Hold-out testing is a method in A/B testing that measures the long-term effects of product changes. In a hold-out test, a small group of users is not shown the changes being tested for an extended period, typically weeks or months after the main experiment ends. This allows you to ensure that the experiment doesn't have negative long-term effects or interactions with other experiments.
By comparing the metrics of the hold-out group to the group exposed to the changes, you can gain a more accurate understanding of the cumulative impact of your experiments. This is especially important when running multiple experiments simultaneously, as it helps identify any unexpected interactions between tests that could skew results.
Implementing a hold-out group is a best practice in experimentation, as it provides a safety net against unintended consequences. It's particularly valuable for high-stakes experiments or changes that could potentially impact key metrics like revenue or user retention. By monitoring the hold-out group over time, you can confidently roll out winning variations knowing they won't cause long-term harm.
Once your experiment reaches significance, the real holdout test begins. If the "control" variant wins, you can roll it out to 100% and stop the experiment. However, if the "test" variant wins, keep it at 90% and the holdout at 10%.
Continue monitoring metrics for the two flag variants using insights, dashboards, or session replay. Filter for events where the feature flag value equals either "test" or "holdout". Look at metrics like:
Pages per session and errors per session
Average session duration
Conversion rate
Real usage in session replays
After a few more weeks without issues, you can fully roll out the "test" flag. If you do see a problem, the holdout group enables quick rollback. From there, restart the improvement process.
While basic, fixed horizon, frequentist A/B tests can take you far, advanced statistical techniques offer immense value. Once you have the basics of an experimentation platform, consider investing in:
Sequential testing and peak proof analysis: Allows for always-valid p-values and early experiment decisions.
Assignment strategies: Supports randomization at non-user levels and nuanced strategies like new vs. existing user segmentation.
Variance reduction: Techniques like outlier capping and CUPED can dramatically reduce metric variance and increase experimental throughput.
Quasi experiments: Estimate counterfactuals when well-randomized experiments aren't possible, using techniques like linear regression with fixed effects and difference-in-difference modeling.
Exploring tactics like multi-arm bandits, Bayesian methodologies, distributional comparisons, and causal modeling can further enhance your experimentation capabilities. The key is building on a solid foundation and incrementally adding advanced techniques that deliver value.
Once your hold-out test reaches significance, take action based on the winning variant. If the control wins, roll it out to 100% and stop the experiment. If the test variant wins, keep the hold-out at 10% and roll out the test to 90%.
Continue monitoring key metrics for the test and hold-out groups after reaching significance. Look for issues like increased errors or degraded usage in the test group. Session replays can provide valuable insights into real user behavior.
Comparing the hold-out group to users exposed to changes provides a more accurate measurement of cumulative impact. The hold-out acts as a consistent baseline, while the exposed group reflects the aggregate effect of all changes over time.
This comparison removes biases like the "winner's curse" that can inflate impact when measuring experiments individually. By analyzing metrics for the two groups, you gain a clearer understanding of how your experimentation program has impacted the business overall.

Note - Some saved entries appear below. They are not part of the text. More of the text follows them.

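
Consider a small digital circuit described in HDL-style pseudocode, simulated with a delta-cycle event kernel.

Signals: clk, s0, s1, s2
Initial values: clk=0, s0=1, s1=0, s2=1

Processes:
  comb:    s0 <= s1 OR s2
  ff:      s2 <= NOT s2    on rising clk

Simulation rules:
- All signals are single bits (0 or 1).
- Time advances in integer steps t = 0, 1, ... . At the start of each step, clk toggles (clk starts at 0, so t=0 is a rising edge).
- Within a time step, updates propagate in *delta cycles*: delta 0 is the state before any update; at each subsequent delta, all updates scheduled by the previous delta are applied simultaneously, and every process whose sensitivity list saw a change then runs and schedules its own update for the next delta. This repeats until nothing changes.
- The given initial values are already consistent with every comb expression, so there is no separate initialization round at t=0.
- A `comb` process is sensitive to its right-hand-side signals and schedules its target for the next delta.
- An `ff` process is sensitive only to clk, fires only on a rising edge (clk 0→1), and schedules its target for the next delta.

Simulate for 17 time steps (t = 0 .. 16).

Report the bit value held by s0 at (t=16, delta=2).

t0.Δ0 s0=1 clk=0 s2=1 s1=0
t0.Δ1 s0=1 clk=1 s2=1 s1=0
t0.Δ2 s0=1 clk=1 s2=0 s1=0
t0.Δ3 s0=0 clk=1 s2=0 s1=0
t1.Δ0 s0=0 clk=1 s2=0 s1=0
t1.Δ1 s0=0 clk=0 s2=0 s1=0
t2.Δ0 s0=0 clk=0 s2=0 s1=0
t2.Δ1 s0=0 clk=1 s2=0 s1=0
t2.Δ2 s0=0 clk=1 s2=1 s1=0
t2.Δ3 s0=1 clk=1 s2=1 s1=0
t3.Δ0 s0=1 clk=1 s2=1 s1=0
t3.Δ1 s0=1 clk=0 s2=1 s1=0
t4.Δ0 s0=1 clk=0 s2=1 s1=0
t4.Δ1 s0=1 clk=1 s2=1 s1=0
t4.Δ2 s0=1 clk=1 s2=0 s1=0
t4.Δ3 s0=0 clk=1 s2=0 s1=0
t5.Δ0 s0=0 clk=1 s2=0 s1=0
t5.Δ1 s0=0 clk=0 s2=0 s1=0
t6.Δ0 s0=0 clk=0 s2=0 s1=0
t6.Δ1 s0=0 clk=1 s2=0 s1=0
t6.Δ2 s0=0 clk=1 s2=1 s1=0
t6.Δ3 s0=1 clk=1 s2=1 s1=0
t7.Δ0 s0=1 clk=1 s2=1 s1=0
t7.Δ1 s0=1 clk=0 s2=1 s1=0
t8.Δ0 s0=1 clk=0 s2=1 s1=0
t8.Δ1 s0=1 clk=1 s2=1 s1=0
t8.Δ2 s0=1 clk=1 s2=0 s1=0
t8.Δ3 s0=0 clk=1 s2=0 s1=0
t9.Δ0 s0=0 clk=1 s2=0 s1=0
t9.Δ1 s0=0 clk=0 s2=0 s1=0
t10.Δ0 s0=0 clk=0 s2=0 s1=0
t10.Δ1 s0=0 clk=1 s2=0 s1=0
t10.Δ2 s0=0 clk=1 s2=1 s1=0
t10.Δ3 s0=1 clk=1 s2=1 s1=0
t11.Δ0 s0=1 clk=1 s2=1 s1=0
t11.Δ1 s0=1 clk=0 s2=1 s1=0
t12.Δ0 s0=1 clk=0 s2=1 s1=0
t12.Δ1 s0=1 clk=1 s2=1 s1=0
t12.Δ2 s0=1 clk=1 s2=0 s1=0
t12.Δ3 s0=0 clk=1 s2=0 s1=0
t13.Δ0 s0=0 clk=1 s2=0 s1=0
t13.Δ1 s0=0 clk=0 s2=0 s1=0
t14.Δ0 s0=0 clk=0 s2=0 s1=0
t14.Δ1 s0=0 clk=1 s2=0 s1=0
t14.Δ2 s0=0 clk=1 s2=1 s1=0
t14.Δ3 s0=1 clk=1 s2=1 s1=0
t15.Δ0 s0=1 clk=1 s2=1 s1=0
t15.Δ1 s0=1 clk=0 s2=1 s1=0
t16.Δ0 s0=1 clk=0 s2=1 s1=0
t16.Δ1 s0=1 clk=1 s2=1 s1=0
t16.Δ2 s0=1 clk=1 s2=0 s1=0
t16.Δ3 s0=0 clk=1 s2=0 s1=0

1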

The two-group holdout approach involves creating a held-out status quo group and a held-out winners group. The status quo group consistently experiences the control, while the winners group sees winning treatments as they launch. This method reduces error risks by ensuring the non-holdout group's composition remains consistent, only exposing them to winning variations. It also allows for earlier signals by promptly exposing the winners group to successful treatments, minimizing the holdout duration compared to other techniques.
For customers using their own feature flagging solution, the analysis-only mode offers access to a comprehensive suite of holdout analysis tools. This includes diagnostics for holdout health, comparisons with business metrics, and detailed holdout reports. You can also link your holdouts to experiments within the platform to illustrate the impact of individual experiments on the holdout. This modular approach allows you to leverage advanced holdout analysis capabilities while maintaining your existing deployment infrastructure.
By employing these advanced holdout strategies, you can accurately measure the cumulative impact of your experimentation program. Holdouts provide a comparative lens between users who experienced the original product and those exposed to changes over time. This aggregate measurement tends to be more accurate than summing individual experiment impacts, as it accounts for biases like the "winner's curse." With a clearer understanding of how your experimentation efforts affect key business metrics, you can make data-driven decisions and optimize your program's effectiveness.